19. yüzyılda, özellikle 1864 yılında yoğunlaşmak ve başta Adığeler ve Abhazlar olmak üzere, Kuzey Kafkasya halklarının katli ve Osmanlı topraklarına yönelik zorunlu göçlerini kapsayan Çerkes Soykırımı tarihte kara bir leke olarak kalmaya devam ediyor.
Mustafakemalpaşa Çerkes Kültür Derneği Başkanı Hayrettin Gök, Rusya’nın Çerkesya’yı işgalinin ardından, 21 Mayıs 1864 tarihinden sonra yoğunlaşmak üzere, Rus İmparatorluğu tarafından Çerkes halkına gerçekleştirilen toplu katliam, etnik temizlik, tehcir ve sürgünün 157. yılında hayatını kaybedenleri andı.
Gök yaptığı açıklamada; “Ne ağlıyoruz, ne kin kusuyoruz, ne nefret besliyor, ne de intikam çığlıkları atıyoruz, sadece ve sadece bu soykırımın herkes tarafından bilinmesini istiyor, tanınmasını bekliyoruz” dedi.
Mustafakemalpaşa Çerkes Kültür Derneği Başkanı Hayrettin Gök, Çerkes Sürgünü’nün 157. yılı dolayısıyla yaptığı açıklamada, 21 Mayıs 1864 tarihinin 300 yıl süren Kafkas-Rus savaşlarının sona ermesi ve Kuzey Kafkas halklarının sürgüne zorlanmasının başlangıç tarihi olduğuna dikkat çekti.
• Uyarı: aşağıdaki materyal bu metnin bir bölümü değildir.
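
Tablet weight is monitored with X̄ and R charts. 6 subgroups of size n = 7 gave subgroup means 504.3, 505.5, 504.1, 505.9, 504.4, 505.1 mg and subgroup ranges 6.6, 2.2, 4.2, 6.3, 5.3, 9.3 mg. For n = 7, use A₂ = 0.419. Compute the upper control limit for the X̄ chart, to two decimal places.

507.25

X̄̄ = (504.3 + 505.5 + 504.1 + 505.9 + 504.4 + 505.1) / 6 = 3029.3000 / 6 = 504.8833
R̄ = (6.6 + 2.2 + 4.2 + 6.3 + 5.3 + 9.3) / 6 = 33.9000 / 6 = 5.6500
UCL = X̄̄ + A₂·R̄ = 504.8833 + 0.419 × 5.6500 = 507.2507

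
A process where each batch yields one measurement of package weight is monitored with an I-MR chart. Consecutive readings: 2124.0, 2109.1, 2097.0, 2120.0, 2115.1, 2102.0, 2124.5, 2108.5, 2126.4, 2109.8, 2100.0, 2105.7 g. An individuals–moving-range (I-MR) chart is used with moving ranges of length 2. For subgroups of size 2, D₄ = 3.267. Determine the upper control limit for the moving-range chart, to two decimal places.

Moving ranges: 14.9, 12.1, 23.0, 4.9, 13.1, 22.5, 16.0, 17.9, 16.6, 9.8, 5.7; M̄R̄ = 156.5000 / 11 = 14.2273
UCL_MR = D₄·M̄R̄ = 3.267 × 14.2273 = 46.4805

46.48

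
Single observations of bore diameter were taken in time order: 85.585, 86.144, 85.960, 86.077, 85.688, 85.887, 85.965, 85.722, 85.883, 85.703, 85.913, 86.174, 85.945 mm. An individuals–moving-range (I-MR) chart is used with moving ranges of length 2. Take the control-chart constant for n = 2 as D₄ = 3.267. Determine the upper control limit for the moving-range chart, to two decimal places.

0.77

Moving ranges: 0.559, 0.184, 0.117, 0.389, 0.199, 0.078, 0.243, 0.161, 0.180, 0.210, 0.261, 0.229; M̄R̄ = 2.8100 / 12 = 0.2342
UCL_MR = D₄·M̄R̄ = 3.267 × 0.2342 = 0.7650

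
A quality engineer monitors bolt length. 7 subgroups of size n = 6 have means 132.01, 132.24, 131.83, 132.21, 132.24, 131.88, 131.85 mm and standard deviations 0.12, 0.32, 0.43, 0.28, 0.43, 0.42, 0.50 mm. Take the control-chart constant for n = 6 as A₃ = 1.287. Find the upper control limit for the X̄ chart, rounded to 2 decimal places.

132.50

X̄̄ = (132.01 + 132.24 + 131.83 + 132.21 + 132.24 + 131.88 + 131.85) / 7 = 132.0371
s̄ = (0.12 + 0.32 + 0.43 + 0.28 + 0.43 + 0.42 + 0.50) / 7 = 0.3571
UCL = X̄̄ + A₃·s̄ = 132.0371 + 1.287 × 0.3571 = 132.4968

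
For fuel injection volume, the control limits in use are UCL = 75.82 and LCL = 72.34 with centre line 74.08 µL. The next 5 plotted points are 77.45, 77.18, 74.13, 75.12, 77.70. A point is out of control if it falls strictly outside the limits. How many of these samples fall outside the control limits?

Compare each point to [72.34, 75.82]: sample 1 = 77.45 > UCL; sample 2 = 77.18 > UCL; sample 5 = 77.70 > UCL.

3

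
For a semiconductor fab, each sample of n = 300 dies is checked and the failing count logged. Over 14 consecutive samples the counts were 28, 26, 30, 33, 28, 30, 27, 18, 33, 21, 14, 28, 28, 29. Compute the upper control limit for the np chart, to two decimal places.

p̄ = Σdᵢ / (k·n) = 373 / (14 × 300) = 0.08881
UCL = np̄ + 3·√(np̄(1−p̄)) = 26.6429 + 3 × √(26.6429×0.91119) = 26.6429 + 3 × 4.9271 = 41.4243

41.42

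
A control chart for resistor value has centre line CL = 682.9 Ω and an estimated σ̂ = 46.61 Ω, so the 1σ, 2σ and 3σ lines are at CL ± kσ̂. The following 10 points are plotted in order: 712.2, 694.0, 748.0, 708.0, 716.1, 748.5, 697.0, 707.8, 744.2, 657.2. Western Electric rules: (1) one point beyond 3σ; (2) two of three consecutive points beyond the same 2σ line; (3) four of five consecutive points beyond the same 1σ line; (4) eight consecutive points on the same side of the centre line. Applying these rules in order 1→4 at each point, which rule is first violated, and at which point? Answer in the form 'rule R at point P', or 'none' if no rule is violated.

rule 4 at point 8

Zone of each point (C = within 1σ̂, B = 1σ̂–2σ̂, A = 2σ̂–3σ̂, * = beyond 3σ̂; sign = side of CL): 1:+C, 2:+C, 3:+B, 4:+C, 5:+C, 6:+B, 7:+C, 8:+C, 9:+B, 10:-C
Rule 4 (eight consecutive points on the same side of the centre line) is satisfied at point 8.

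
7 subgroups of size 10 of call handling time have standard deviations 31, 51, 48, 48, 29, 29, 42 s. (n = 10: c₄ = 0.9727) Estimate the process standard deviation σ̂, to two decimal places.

s̄ = (31 + 51 + 48 + 48 + 29 + 29 + 42) / 7 = 39.7143
σ̂ = s̄ / c₄ = 39.7143 / 0.9727 = 40.8289

40.83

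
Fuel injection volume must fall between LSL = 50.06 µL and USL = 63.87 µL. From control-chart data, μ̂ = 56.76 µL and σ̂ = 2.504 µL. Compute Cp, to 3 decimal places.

0.919

Cp = (USL − LSL) / (6σ̂) = (63.87 − 50.06) / (6 × 2.504) = 13.8100 / 15.0240 = 0.9192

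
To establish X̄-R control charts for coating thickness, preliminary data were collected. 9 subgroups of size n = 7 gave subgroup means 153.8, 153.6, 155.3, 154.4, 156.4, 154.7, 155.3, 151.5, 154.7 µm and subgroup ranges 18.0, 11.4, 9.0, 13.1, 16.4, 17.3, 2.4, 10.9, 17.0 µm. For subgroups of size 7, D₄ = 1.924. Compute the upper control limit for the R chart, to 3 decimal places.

24.691

R̄ = (18.0 + 11.4 + 9.0 + 13.1 + 16.4 + 17.3 + 2.4 + 10.9 + 17.0) / 9 = 115.5000 / 9 = 12.8333
UCL_R = D₄·R̄ = 1.924 × 12.8333 = 24.6913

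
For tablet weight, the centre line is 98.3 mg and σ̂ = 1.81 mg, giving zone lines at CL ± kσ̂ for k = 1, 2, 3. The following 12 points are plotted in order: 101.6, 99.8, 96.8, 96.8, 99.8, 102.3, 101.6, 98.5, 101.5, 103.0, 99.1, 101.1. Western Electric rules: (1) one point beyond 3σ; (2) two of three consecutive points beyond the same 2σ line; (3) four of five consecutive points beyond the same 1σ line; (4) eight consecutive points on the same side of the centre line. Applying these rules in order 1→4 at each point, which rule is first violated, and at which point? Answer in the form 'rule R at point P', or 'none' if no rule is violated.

rule 3 at point 10

Zone of each point (C = within 1σ̂, B = 1σ̂–2σ̂, A = 2σ̂–3σ̂, * = beyond 3σ̂; sign = side of CL): 1:+B, 2:+C, 3:-C, 4:-C, 5:+C, 6:+A, 7:+B, 8:+C, 9:+B, 10:+A, 11:+C, 12:+B
Rule 3 (four of five consecutive points beyond the same 1σ limit) is satisfied at point 10.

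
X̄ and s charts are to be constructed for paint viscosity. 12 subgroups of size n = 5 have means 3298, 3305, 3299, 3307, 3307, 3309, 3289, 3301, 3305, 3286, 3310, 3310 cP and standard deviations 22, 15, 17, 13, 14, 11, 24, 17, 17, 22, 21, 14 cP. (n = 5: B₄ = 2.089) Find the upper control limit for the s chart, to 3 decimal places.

36.035

s̄ = (22 + 15 + 17 + 13 + 14 + 11 + 24 + 17 + 17 + 22 + 21 + 14) / 12 = 17.2500
UCL_s = B₄·s̄ = 2.089 × 17.2500 = 36.0352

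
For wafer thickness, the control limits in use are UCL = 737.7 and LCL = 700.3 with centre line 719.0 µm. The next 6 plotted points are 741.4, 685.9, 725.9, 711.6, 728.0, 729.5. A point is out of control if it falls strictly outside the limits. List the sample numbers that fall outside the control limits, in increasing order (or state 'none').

Compare each point to [700.3, 737.7]: sample 1 = 741.4 > UCL; sample 2 = 685.9 < LCL.

1, 2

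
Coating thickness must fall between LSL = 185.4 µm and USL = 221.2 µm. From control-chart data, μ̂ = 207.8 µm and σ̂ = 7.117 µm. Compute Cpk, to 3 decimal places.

0.628

Cpu = (USL − μ̂) / (3σ̂) = (221.2 − 207.8) / (3 × 7.117) = 0.6276; Cpl = (μ̂ − LSL) / (3σ̂) = (207.8 − 185.4) / (3 × 7.117) = 1.0491; Cpk = min(Cpu, Cpl) = 0.6276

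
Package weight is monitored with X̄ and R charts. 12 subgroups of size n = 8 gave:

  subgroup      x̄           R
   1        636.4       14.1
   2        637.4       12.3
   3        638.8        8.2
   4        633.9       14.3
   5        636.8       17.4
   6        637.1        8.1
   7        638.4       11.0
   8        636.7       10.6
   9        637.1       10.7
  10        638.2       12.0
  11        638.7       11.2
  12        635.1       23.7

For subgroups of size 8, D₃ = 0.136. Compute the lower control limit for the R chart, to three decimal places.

R̄ = (14.1 + 12.3 + 8.2 + 14.3 + 17.4 + 8.1 + 11.0 + 10.6 + 10.7 + 12.0 + 11.2 + 23.7) / 12 = 153.6000 / 12 = 12.8000
LCL_R = D₃·R̄ = 0.136 × 12.8000 = 1.7408

1.741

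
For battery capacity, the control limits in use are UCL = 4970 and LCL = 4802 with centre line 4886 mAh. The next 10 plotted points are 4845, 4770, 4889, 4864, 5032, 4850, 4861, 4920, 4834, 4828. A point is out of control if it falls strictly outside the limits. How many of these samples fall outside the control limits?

Compare each point to [4802, 4970]: sample 2 = 4770 < LCL; sample 5 = 5032 > UCL.

2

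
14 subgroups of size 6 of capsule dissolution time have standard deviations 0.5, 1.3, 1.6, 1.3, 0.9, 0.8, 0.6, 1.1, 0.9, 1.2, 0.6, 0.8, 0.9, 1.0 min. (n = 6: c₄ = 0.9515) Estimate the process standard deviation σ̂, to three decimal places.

1.013

s̄ = (0.5 + 1.3 + 1.6 + 1.3 + 0.9 + 0.8 + 0.6 + 1.1 + 0.9 + 1.2 + 0.6 + 0.8 + 0.9 + 1.0) / 14 = 0.9643
σ̂ = s̄ / c₄ = 0.9643 / 0.9515 = 1.0134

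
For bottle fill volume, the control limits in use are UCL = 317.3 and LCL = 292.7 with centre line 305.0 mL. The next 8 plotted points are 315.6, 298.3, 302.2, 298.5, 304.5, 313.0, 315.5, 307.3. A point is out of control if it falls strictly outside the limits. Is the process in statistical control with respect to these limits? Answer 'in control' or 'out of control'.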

‘ÇERKES SOYKIRIMININ TANINMASINI İSTİYORUZ’
Bu tarihten sonra Çerkes topluluklarının dünyanın çeşitli ülkelerine dağıldığını hatırlatan Gök; “21 Mayıs, bir buçuk milyondan fazla Çerkes yurttaşımızın vatanından sürüldüğü, yüz binlerce yurttaşımızın ise yollarda hayatını kaybettiği elim bir tarihtir. Sürgünle başlayıp, yollardaki kıyımla devam eden, asimilasyonla taçlandırılan bir felaketin yıl dönümüdür. Ne ağlıyoruz, ne kin kusuyoruz, ne nefret besliyor, ne de intikam çığlıkları atıyoruz, sadece ve sadece bu soykırımın herkes tarafından bilinmesini istiyor, tanınmasını bekliyoruz. Barış ve kardeşliğini benimsediğimiz, vatan bildiğimiz bu topraklarda kendimiz olarak, ‘Adige’ olarak kalmayı istemekten de ziyade; birliğin tam kuvvet olduğu, ellerin birleştiği, manevi değerlerin sıkça paylaşıldığı toplum hedefliyor, diliyor ve istiyoruz” dedi.